Neural Finite-State Machines for Surgical Phase Recognition
Hao Ding, Zhongpai Gao, Benjamin Planche, Tianyu Luan, Abhishek Sharma, Meng Zheng, Ange Lou, Terrence Chen, Mathias Unberath, Ziyan Wu
TL;DR
The paper addresses surgical phase recognition (SPR) by tackling fragmentation and poor long-term temporal coherence. It proposes Neural Finite-State Machines (NFSM), a plug-in module that merges learnable global phase embeddings with dynamic transition tables to impose phase-to-phase structure while leveraging modern neural backbones. Through transition-aware training and inference, NFSM improves temporal consistency and predictive accuracy, achieving state-of-the-art results on benchmarks such as BernBypass70 and demonstrating robustness across architectures. The work highlights NFSM’s adaptability and potential to integrate procedural knowledge into deep learning for more reliable, long-range video analysis in surgical workflows.
Abstract
Surgical phase recognition (SPR) is crucial for applications in workflow optimization, performance evaluation, and real-time intervention guidance. However, current deep learning models often struggle with fragmented predictions, failing to capture the sequential nature of surgical workflows. We propose the Neural Finite-State Machine (NFSM), a novel approach that enforces temporal coherence by integrating classical state-transition priors with modern neural networks. NFSM leverages learnable global state embeddings as unique phase identifiers and dynamic transition tables to model phase-to-phase progressions. Additionally, a future phase forecasting mechanism employs repeated frame padding to anticipate upcoming transitions. Implemented as a plug-and-play module, NFSM can be integrated into existing SPR pipelines without changing their core architectures.
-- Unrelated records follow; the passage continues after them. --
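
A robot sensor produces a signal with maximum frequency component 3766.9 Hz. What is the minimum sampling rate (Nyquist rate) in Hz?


f_s,min = 2*f_max = 2*3766.9 = 7533.8000

7533.8000 Hz


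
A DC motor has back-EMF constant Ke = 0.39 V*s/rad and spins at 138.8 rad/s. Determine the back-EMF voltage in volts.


V_emf = Ke * omega = 0.39*138.8 = 54.1320

54.1320 V


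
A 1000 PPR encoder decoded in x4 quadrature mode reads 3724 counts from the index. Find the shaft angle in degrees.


angle = counts * 360 / (PPR*4) = 3724 * 360 / 4000 = 335.1600

335.1600 degrees


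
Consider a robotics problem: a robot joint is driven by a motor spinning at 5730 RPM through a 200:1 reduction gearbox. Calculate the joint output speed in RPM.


omega_joint = omega_motor / N = 5730 / 200 = 28.6500

28.6500 RPM


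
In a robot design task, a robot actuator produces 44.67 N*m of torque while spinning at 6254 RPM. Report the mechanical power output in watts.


omega = 6254 * 2*pi/60 = 654.917349 rad/s
P = tau * omega = 44.67 * 654.917349 = 29255.1580

29255.1580 W


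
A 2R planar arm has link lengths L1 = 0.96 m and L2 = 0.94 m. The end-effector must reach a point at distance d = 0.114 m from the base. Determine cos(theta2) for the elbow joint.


cos(th2) = (d^2 - L1^2 - L2^2)/(2*L1*L2) = (0.114^2 - 0.96^2 - 0.94^2)/(2*0.96*0.94) = -0.9930

-0.9930


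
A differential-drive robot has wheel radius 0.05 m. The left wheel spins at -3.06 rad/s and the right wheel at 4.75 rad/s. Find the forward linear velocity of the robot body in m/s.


v = r*(wR + wL)/2 = 0.05*(4.75 + -3.06)/2 = 0.0423

0.0423 m/s


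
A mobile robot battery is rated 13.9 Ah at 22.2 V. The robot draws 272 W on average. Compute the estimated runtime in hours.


E = 13.9*22.2 = 308.5800 Wh
t = E/P = 308.5800/272 = 1.1345

1.1345 hours


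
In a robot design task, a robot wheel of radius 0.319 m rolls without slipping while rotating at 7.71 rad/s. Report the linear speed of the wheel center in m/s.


v = omega * r = 7.71 * 0.319 = 2.4595

2.4595 m/s


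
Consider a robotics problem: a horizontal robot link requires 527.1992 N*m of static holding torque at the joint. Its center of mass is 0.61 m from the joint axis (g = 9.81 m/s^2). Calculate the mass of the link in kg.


m = tau / (g*L) = 527.1992 / (9.81 * 0.61) = 88.1000

88.1000 kg


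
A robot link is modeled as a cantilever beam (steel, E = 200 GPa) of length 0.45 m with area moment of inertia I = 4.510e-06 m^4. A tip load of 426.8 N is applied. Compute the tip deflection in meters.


delta = F*L^3/(3*E*I) = 426.8*0.45^3/(3*2.000e+11*4.510e-06)
      = 38.89215/2706000 = 1.4373e-05

1.4373e-05 m


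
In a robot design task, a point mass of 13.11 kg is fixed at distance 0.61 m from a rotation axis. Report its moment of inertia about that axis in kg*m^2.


I = m*r^2 = 13.11*0.61^2 = 4.8782

4.8782 kg*m^2


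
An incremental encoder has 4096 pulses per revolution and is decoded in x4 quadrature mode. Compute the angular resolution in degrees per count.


resolution = 360 / (PPR * 4) = 360 / 16384 = 0.0220

0.0220 degrees


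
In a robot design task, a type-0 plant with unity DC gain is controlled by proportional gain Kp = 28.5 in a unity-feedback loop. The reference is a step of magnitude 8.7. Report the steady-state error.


e_ss = R/(1 + Kp) = 8.7/(1 + 28.5) = 8.7/29.5000 = 0.2949

0.2949


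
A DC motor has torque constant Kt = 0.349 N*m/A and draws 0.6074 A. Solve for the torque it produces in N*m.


tau = Kt * I = 0.349*0.6074 = 0.2120

0.2120 N*m


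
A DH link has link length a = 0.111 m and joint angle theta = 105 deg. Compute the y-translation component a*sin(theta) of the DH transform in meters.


a*sin(theta) = 0.111*sin(105 deg) = 0.1072

0.1072 m


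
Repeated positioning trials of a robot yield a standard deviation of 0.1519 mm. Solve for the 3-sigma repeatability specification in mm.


repeatability = 3*sigma = 3*0.1519 = 0.4557

0.4557 mm


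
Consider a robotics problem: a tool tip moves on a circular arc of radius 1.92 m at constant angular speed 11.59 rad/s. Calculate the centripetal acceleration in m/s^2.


a_c = omega^2 * r = 11.59^2 * 1.92 = 257.9100

257.9100 m/s^2


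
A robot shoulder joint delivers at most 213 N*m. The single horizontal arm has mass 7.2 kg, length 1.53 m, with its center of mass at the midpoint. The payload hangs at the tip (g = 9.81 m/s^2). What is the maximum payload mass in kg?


tau_arm = m_arm*g*(L/2) = 7.2*9.81*1.53/2 = 54.0335 N*m
tau_payload = tau_max - tau_arm = 213 - 54.0335 = 158.9665
m_payload = tau_payload / (g*L) = 158.9665 / (9.81*1.53) = 10.5912

10.5912 kg


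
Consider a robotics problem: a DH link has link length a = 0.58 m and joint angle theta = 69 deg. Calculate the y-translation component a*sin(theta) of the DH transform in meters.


a*sin(theta) = 0.58*sin(69 deg) = 0.5415

0.5415 m


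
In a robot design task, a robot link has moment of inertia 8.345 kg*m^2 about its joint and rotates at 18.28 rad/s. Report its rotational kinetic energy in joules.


KE = (1/2)*I*omega^2 = 0.5*8.345*18.28^2 = 1394.2759

1394.2759 J


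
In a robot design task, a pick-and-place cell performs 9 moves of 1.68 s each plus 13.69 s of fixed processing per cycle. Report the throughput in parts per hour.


T_cycle = 9*1.68 + 13.69 = 28.8100 s
rate = 3600/T = 124.9566

124.9566 parts/hour


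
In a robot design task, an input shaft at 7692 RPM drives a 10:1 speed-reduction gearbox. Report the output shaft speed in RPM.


omega_out = omega_in / N = 7692 / 10 = 769.2000

769.2000 RPM


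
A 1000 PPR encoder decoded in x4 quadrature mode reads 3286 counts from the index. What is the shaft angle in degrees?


angle = counts * 360 / (PPR*4) = 3286 * 360 / 4000 = 295.7400

295.7400 degrees


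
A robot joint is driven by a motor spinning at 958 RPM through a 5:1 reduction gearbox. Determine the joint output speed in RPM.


omega_joint = omega_motor / N = 958 / 5 = 191.6000

191.6000 RPM


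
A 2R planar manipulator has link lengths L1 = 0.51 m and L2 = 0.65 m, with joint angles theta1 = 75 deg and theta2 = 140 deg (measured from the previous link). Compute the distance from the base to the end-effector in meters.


x = L1*cos(th1) + L2*cos(th1+th2) = -0.400451
y = L1*sin(th1) + L2*sin(th1+th2) = 0.119797
d = sqrt(x^2 + y^2) = sqrt(0.160361 + 0.014351) = 0.4180

0.4180 m


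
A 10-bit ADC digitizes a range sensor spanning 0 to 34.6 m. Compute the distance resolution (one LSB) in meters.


res = range / 2^n = 34.6/2^10 = 34.6/1024 = 0.0338

0.0338 m


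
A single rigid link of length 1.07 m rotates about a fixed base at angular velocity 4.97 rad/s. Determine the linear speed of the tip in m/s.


v = L*omega = 1.07 * 4.97 = 5.3179

5.3179 m/s


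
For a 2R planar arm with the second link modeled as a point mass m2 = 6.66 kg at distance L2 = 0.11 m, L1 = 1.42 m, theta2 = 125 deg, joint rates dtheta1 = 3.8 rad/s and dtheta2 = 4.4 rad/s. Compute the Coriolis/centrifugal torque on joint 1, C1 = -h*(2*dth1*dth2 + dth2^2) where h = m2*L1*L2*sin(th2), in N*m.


h = m2*L1*L2*sin(th2) = 6.66*1.42*0.11*sin(125 deg) = 0.852157
C1 = -h*(2*3.8*4.4 + 4.4^2) = -0.852157*52.8000 = -44.9939

-44.9939 N*m


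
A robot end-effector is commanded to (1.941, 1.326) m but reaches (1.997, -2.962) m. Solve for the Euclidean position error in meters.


dx = 1.997 - (1.941) = 0.0560, dy = -2.962 - (1.326) = -4.2880
err = sqrt(0.003136 + 18.386944) = 4.2884

4.2884 m


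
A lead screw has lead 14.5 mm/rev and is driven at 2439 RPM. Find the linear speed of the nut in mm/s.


v = lead * (RPM/60) = 14.5*2439/60 = 589.4250

589.4250 mm/s


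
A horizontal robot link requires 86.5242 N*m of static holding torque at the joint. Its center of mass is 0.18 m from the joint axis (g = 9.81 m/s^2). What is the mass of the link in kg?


m = tau / (g*L) = 86.5242 / (9.81 * 0.18) = 49.0000

49.0000 kg


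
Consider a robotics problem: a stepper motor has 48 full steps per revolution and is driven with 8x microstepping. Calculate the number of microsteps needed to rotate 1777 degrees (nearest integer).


step_size = 360/(48*8) = 360/384 = 0.937500 deg
n = 1777/(360/384) = 1777*384/360 = 1895.4667 -> 1895

1895 steps


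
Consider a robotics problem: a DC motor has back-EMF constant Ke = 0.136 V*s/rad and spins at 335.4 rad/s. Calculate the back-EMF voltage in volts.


V_emf = Ke * omega = 0.136*335.4 = 45.6144

45.6144 V


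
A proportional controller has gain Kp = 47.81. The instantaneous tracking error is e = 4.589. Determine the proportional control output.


u_P = Kp * e = 47.81 * 4.589 = 219.4001

219.4001


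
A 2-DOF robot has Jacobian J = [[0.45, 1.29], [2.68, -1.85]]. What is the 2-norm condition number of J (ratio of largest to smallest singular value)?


JJ^T eigenvalues: trace(JJ^T) = 12.4715, det(JJ^T) = det(J)^2 = 18.40152609
s_max^2 = (12.4715 + sqrt(81.93220789))/2 = 10.76157059
s_min^2 = (12.4715 - sqrt(81.93220789))/2 = 1.70992941
kappa = s_max/s_min = sqrt(10.76157059/1.70992941) = 2.5087

2.5087


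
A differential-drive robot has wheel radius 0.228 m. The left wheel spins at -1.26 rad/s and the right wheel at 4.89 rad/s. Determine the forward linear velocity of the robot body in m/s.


v = r*(wR + wL)/2 = 0.228*(4.89 + -1.26)/2 = 0.4138

0.4138 m/s


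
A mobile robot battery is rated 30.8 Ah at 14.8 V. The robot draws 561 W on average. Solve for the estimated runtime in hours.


E = 30.8*14.8 = 455.8400 Wh
t = E/P = 455.8400/561 = 0.8125

0.8125 hours


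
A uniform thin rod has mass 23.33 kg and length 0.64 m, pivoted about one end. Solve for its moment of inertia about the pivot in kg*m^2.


I = (1/3)*m*L^2 = (1/3)*23.33*0.64^2 = 3.1853

3.1853 kg*m^2


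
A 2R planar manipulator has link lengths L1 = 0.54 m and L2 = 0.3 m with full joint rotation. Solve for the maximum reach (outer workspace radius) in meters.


r_max = L1 + L2 = 0.54 + 0.3 = 0.8400

0.8400 m


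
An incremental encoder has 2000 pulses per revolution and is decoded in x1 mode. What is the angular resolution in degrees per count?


resolution = 360 / (PPR * 1) = 360 / 2000 = 0.1800

0.1800 degrees


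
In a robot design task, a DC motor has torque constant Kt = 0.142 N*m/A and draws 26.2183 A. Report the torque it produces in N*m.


tau = Kt * I = 0.142*26.2183 = 3.7230

3.7230 N*m


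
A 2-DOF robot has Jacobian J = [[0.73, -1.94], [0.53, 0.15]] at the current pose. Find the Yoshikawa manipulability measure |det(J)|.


det(J) = 0.73*0.15 - (-1.94)*(0.53) = 1.1377
|det(J)| = 1.1377

1.1377


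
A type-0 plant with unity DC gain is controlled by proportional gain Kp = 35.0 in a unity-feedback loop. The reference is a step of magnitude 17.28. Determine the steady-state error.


e_ss = R/(1 + Kp) = 17.28/(1 + 35.0) = 17.28/36.0000 = 0.4800

0.4800


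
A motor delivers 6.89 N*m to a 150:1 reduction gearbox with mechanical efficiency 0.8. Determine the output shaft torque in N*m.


tau_out = tau_in * N * eta = 6.89 * 150 * 0.8 = 826.8000

826.8000 N*m


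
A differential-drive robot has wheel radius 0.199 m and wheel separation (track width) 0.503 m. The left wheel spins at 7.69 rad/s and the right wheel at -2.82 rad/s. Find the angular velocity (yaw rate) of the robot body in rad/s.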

We demonstrate state-of-the-art performance across multiple benchmarks, including a significant improvement on the BernBypass70 dataset - raising video-level accuracy by 0.9 points and phase-level precision, recall, F1-score, and mAP by 3.8, 3.1, 3.3, and 4.1, respectively. Ablation studies confirm each component's effectiveness and the module's adaptability to various architectures. By unifying finite-state principles with deep learning, NFSM offers a robust path toward consistent, long-term surgical video analysis.